Issue 2: nameserver 127.0.0.1

What I did:

- Commented out all items in [main] section in /etc/NetworkManager/NetworkManager.conf
- Change nameserver to 10.20.1.1
$ systemctl restart NetworkManager.service
$ systemctl restart network

2. Yum not working (http://yum/centos/7/contrib/x86_64/repodata/repomd.xml: [Errno 14] HTTP Error 404 - Not Found)

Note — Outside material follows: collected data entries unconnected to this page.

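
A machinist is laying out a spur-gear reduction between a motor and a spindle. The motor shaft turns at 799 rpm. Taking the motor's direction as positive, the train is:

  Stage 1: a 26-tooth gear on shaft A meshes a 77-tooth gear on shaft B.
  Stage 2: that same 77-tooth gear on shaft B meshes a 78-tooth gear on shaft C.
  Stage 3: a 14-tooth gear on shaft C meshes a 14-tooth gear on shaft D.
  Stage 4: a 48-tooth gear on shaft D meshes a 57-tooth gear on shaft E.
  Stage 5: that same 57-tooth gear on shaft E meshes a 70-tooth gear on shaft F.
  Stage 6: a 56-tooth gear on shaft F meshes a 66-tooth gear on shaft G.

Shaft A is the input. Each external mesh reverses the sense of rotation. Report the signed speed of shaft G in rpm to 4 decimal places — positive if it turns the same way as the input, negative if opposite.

Stage 1 [26T→77T]: ω = 799.0000×26/77 = 269.7922 rpm, dir flips to −; running = −269.7922
Stage 2 [77T→78T]: ω = 269.7922×77/78 = 266.3333 rpm, dir flips to +; running = +266.3333
Stage 3 [14T→14T]: ω = 266.3333×14/14 = 266.3333 rpm, dir flips to −; running = −266.3333
Stage 4 [48T→57T]: ω = 266.3333×48/57 = 224.2807 rpm, dir flips to +; running = +224.2807
Stage 5 [57T→70T]: ω = 224.2807×57/70 = 182.6286 rpm, dir flips to −; running = −182.6286
Stage 6 [56T→66T]: ω = 182.6286×56/66 = 154.9576 rpm, dir flips to +; running = +154.9576

+154.9576 rpm (same as input, |ω| = 154.9576 rpm)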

Issue: Puppet overwrote the existing Centos-Base.repo (Centos-7) with a Centos 6's Centos-Base.repo file

What I did:

- Overwritten /etc/yum.repos.d/CentOS-Base.repo with copy of the correct version from n-1-136

3. Machine not recognizing users Issue 1: sssd was not installed What I did:

$ yum install sssd
$ systemctl start sssd
$ systemctl enable sssd

Issue 2:

$ id s_khtang
uid=2006(s_khtang) gid=1000(n-5-34) groups=1000(n-5-34),1002(portal)

This means the machine mistake sysadmin group 1000 for n-5-34

What I did:

$ vim /etc/group
Change n-5-34:x:1000:n-5-34 to sysadmin:x:1000:n-5-34
$ authconfig-tui
Uncheck 'Shadow Password'